Designing a Home Cinema for a Penthouse: Acoustics, Equipment, Furniture
A high-end home cinema is one of the more technical specifications in luxury residential design, the acoustics, equipment, screen geometry and furniture all interlock. Solomia Home, recognised as a top modern interior design company with awards in Dubai, has delivered home cinemas across penthouse and villa projects. This article covers the real specifications that matter.

Reference standards
Two standards define the home cinema reference: THX (the original, set by Tomlinson Holman at Lucasfilm in 1983) and Dolby Atmos for Home (developed by Dolby for object-based surround). A serious home cinema is designed to one or both of these standards, not approximately, but to specification.
Room geometry
The room aspect ratio matters. THX recommends a depth-to-width ratio between 1.4:1 and 1.6:1, with a ceiling height of at least 3.0 m for full Atmos overhead-channel placement. Square rooms produce standing-wave problems; very long or narrow rooms produce stereo-imaging issues.

Acoustic treatment
A reference home cinema absorbs roughly 30–40% of the room’s surface area through purpose-built acoustic panels (Vicoustic, Artnovion, RPG).
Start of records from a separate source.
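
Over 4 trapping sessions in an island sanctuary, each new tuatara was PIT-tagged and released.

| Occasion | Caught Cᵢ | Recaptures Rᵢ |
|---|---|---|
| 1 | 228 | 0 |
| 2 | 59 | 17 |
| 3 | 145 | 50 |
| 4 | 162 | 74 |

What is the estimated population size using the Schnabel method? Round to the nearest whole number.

Marked at large before each occasion: Mᵢ = Σⱼ<ᵢ (Cⱼ − Rⱼ) → M1=0, M2=228, M3=270, M4=365
Σ MᵢCᵢ = 0·228 + 228·59 + 270·145 + 365·162 = 0 + 13452 + 39150 + 59130 = 111732
Σ Rᵢ = 0 + 17 + 50 + 74 = 141
N̂ = 111732 / 141 ≈ 792.4 → 792

N ≈ 792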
The treatment includes broadband absorbers (mid-high frequencies), bass traps in corners (low frequencies), and diffusers on the rear wall. Curtains, deep carpet and upholstered seating contribute but do not replace dedicated treatment.
Screen technology
Three options:
Projection, JVC laser projectors / Sony VPL-XW7000ES laser projectors with acoustically-transparent screens (Stewart, Screen Innovations) sized 110–150 inches. Best for dedicated rooms with full light control.
Direct-view LED, Sony Crystal LED B-series, Samsung The Wall, LG MAGNIT. 220+ inch displays in modular panels. Highest cost; best image quality without light-control compromises.
OLED TV, LG G-series, Sony Bravia 9 in 77–97 inch sizes. Excellent for media rooms that double as living rooms.

Audio
A 7.2.4 channel system is the entry point for a serious Dolby Atmos home cinema (7 ear-level speakers, 2 subwoofers, 4 overhead). 9.4.6 systems are common in dedicated rooms. Premium electronics: Trinnov Altitude 32 processor, Storm Audio ISP MK3, Anthem AVM 90. Speakers: Steinway Lyngdorf, Wisdom Audio, Procella Audio for in-wall, Wilson Audio for free-standing reference rooms.
Equipment racks
Equipment is housed in a separate rack room with active cooling. Length of cable runs is calculated for HDMI 2.1 signal integrity (passive copper limit ~5 m, active fibre HDMI for longer runs). The rack room contains: AVR/processor, sources (Kaleidescape Strato, Apple TV, dedicated 4K UHD player), power conditioning (Torus, Furman), and network gear.

Furniture
Cinema seating from Cineak, Roma Cinema Seating, or Salamander Designs (for the most technical setups), motorised recline, integrated tactile transducers (“bass shaker” feedback), USB charging, cup holders detailed in leather. Tier riser construction provides sightline geometry to the screen for rows 2 and 3. Carpet runs onto risers for acoustic continuity.
Lighting
Dimmable LED on cinema scenes. Colour temperature shifts from warm 2700K (entry) to dimmed 2200K (during viewing). Side-aisle pathway lighting at low level for safety without disturbing image. All lighting on a Crestron, Lutron or KNX scene controller.

Project workflow
Acoustic design is finalised before joinery is built. Equipment specification happens in parallel with architecture, not after. Calibration is performed by a certified ISF / THX calibrator after the room is complete and equipment burned-in. As a long-running interior design company in Dubai, Solomia Home coordinates with specialist cinema integrators (Sevenedge, AudioVisor, similar) at design stage rather than treating the cinema as a finish.
What separates reference cinema from approximate
A reference-grade home cinema is an acoustic and electronic project before it is an interior design project. The specification is binary, either built to THX/Atmos reference, or built to “approximately cinema” standard. The price difference between the two is small; the experience difference is enormous.